Today, members of City Council, senior leaders and staff welcomed Ireland’s Ambassador to Canada H.E., Mr. Jim Kelly and the Minister of State for Office of Public Works, Mr. Seán Canney T.D. as well as their staff to Mississauga to learn about the City’s Lean program.
The City’s program focuses on creating improvements to business processes, enhancing customer first thinking and strengthening the City’s culture of continuous improvement.
“On behalf of the City of Mississauga and Members of Council, we welcome the opportunity to host Ambassador H.E. Jim Kelly and Minister Seán Canney T.D. here to Canada’s sixth-largest city,” Mayor Bonnie Crombie said. “Today’s visit and meetings are an opportunity for our team of professionals to discuss in detail the best practices used by staff, including the Lean Program to demonstrate value for tax dollar, improve our business processes and enhance the quality of our public services that residents rely on daily from the City of Mississauga.”
The City began a Lean program pilot in 2014 and transitioned to a permanent program in 2016.
“As Acting Mayor, I was pleased to welcome Ireland’s Ambassador to Canada H.E. Mr. Kelly; Minister of State for Office of Public Works Mr. Canney T.D. and their teams to the City of Mississauga to learn how we’ve applied the methodology of Lean in our municipality,” said Pat Saito, Acting Mayor and Ward 9 Councillor. “We have four over-arching priorities that guide Council’s decision making: Delivering the Right Services, Maintaining our Infrastructure, Advancing our Strategic Plan and Implementing Cost Containment Strategies. Our Lean program is helping us ensure we demonstrate fiscal prudence and deliver value for money to taxpayers.”
This year, over 45 projects will be completed through the Lean program and 23 employees will be trained and receive their Green Belt certification, bringing the total to 48. In addition, 30 employees will receive their Yellow Belt certification. To date, over 1,800 employees have received introductory While Belt training. Once trained, employees apply Lean skills, knowledge and concepts to their daily work.
“Adopting Lean as a way of work takes a long-term approach and perseverance to challenge traditional thinking on how to deliver value. It is helping us focus on our commitment to continuously examine our processes and improve the way we work across the organization,” said Janice Baker, City Manager and Chief Administrative Officer. “Since 2014, we’ve seen cost savings of $1.6 million. We’ve also seen a cost avoidance of $2.2 million; meaning as a result of the action we’ve taken now we’ve reduced our future costs.
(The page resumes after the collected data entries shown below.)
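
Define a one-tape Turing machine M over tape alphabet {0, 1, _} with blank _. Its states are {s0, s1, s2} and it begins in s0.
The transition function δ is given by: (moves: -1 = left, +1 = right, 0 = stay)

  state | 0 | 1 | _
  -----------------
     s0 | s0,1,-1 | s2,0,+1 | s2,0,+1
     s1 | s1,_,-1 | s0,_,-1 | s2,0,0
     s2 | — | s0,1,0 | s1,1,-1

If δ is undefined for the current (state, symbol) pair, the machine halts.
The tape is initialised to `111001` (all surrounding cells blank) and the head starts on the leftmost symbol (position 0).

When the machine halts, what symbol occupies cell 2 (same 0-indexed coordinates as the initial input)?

0

state=s0 head=0 tape=[1]11001   (s0,1)→(s2,0,+1)
state=s2 head=1 tape=0[1]1001   (s2,1)→(s0,1,0)
state=s0 head=1 tape=0[1]1001   (s0,1)→(s2,0,+1)
state=s2 head=2 tape=00[1]001   (s2,1)→(s0,1,0)
state=s0 head=2 tape=00[1]001   (s0,1)→(s2,0,+1)
state=s2 head=3 tape=000[0]01
Cell 2 holds 0 when M halts.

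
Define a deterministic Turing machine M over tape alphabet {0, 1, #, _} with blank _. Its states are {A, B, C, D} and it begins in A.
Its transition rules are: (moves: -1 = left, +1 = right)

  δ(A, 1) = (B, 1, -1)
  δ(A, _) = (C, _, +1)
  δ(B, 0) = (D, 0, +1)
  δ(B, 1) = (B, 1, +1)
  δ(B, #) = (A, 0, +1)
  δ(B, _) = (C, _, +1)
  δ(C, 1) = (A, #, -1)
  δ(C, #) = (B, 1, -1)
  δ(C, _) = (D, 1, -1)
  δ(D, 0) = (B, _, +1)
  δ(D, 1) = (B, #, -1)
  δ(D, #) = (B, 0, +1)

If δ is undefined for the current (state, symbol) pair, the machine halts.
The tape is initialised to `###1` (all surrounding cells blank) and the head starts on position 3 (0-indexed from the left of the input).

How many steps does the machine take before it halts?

9

A | ###[1]__   read 1 → write 1, move -1, go to B
B | ##[#]1__   read # → write 0, move +1, go to A
A | ##0[1]__   read 1 → write 1, move -1, go to B
B | ##[0]1__   read 0 → write 0, move +1, go to D
D | ##0[1]__   read 1 → write #, move -1, go to B
B | ##[0]#__   read 0 → write 0, move +1, go to D
D | ##0[#]__   read # → write 0, move +1, go to B
B | ##00[_]_   read _ → write _, move +1, go to C
C | ##00_[_]   read _ → write 1, move -1, go to D
D | ##00[_]1
M halts after 9 transitions.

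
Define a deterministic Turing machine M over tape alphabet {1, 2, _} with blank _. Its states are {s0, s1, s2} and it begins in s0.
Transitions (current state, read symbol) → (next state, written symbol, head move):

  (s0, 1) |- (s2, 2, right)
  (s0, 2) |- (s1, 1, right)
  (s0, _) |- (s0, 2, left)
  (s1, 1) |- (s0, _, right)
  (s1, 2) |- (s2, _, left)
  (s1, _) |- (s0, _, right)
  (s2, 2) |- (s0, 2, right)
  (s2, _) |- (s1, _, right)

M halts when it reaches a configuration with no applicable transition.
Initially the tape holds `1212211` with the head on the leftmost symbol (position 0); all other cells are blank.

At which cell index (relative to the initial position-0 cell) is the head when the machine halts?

state=s0 head=0 tape=[1]212211___   (s0,1)→(s2,2,right)
state=s2 head=1 tape=2[2]12211___   (s2,2)→(s0,2,right)
state=s0 head=2 tape=22[1]2211___   (s0,1)→(s2,2,right)
state=s2 head=3 tape=222[2]211___   (s2,2)→(s0,2,right)
state=s0 head=4 tape=2222[2]11___   (s0,2)→(s1,1,right)
state=s1 head=5 tape=22221[1]1___   (s1,1)→(s0,_,right)
state=s0 head=6 tape=22221_[1]___   (s0,1)→(s2,2,right)
state=s2 head=7 tape=22221_2[_]__   (s2,_)→(s1,_,right)
state=s1 head=8 tape=22221_2_[_]_   (s1,_)→(s0,_,right)
state=s0 head=9 tape=22221_2__[_]   (s0,_)→(s0,2,left)
state=s0 head=8 tape=22221_2_[_]2   (s0,_)→(s0,2,left)
state=s0 head=7 tape=22221_2[_]22   (s0,_)→(s0,2,left)
state=s0 head=6 tape=22221_[2]222   (s0,2)→(s1,1,right)
state=s1 head=7 tape=22221_1[2]22   (s1,2)→(s2,_,left)
state=s2 head=6 tape=22221_[1]_22
At halt the head is at cell 6.

6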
Lean is shaping our corporate culture and enables front-line City staff to play a meaningful role in telling us where we can improve, eliminate unnecessary tasks and add value.”
The City’s Lean program is not solely focused on a set of tools or concepts that are applied in the short-term it also focuses on the way the organization operates.
“At the City, we have a constant focus on continuous improvement; part of that is accomplished through our Lean program along with driving a culture of innovation,” said Gary Kent, Commissioner of Corporate Services and Chief Financial Officer. “Since 2009, the City has saved $49 million by innovating, making adjustments to our processes and programs, eliminating redundancies and in turn, using fewer resources.”
“Lean helps teams solve problems. The benefits allows staff to spend more time on value added activities, simplify their work and improve teamwork and collaboration,” said Wesley Anderson, Manager, Lean Program. “By training our staff, and empowering them to make meaningful change in their work, we are well on our way to strengthening the City’s culture of continuous improvement.”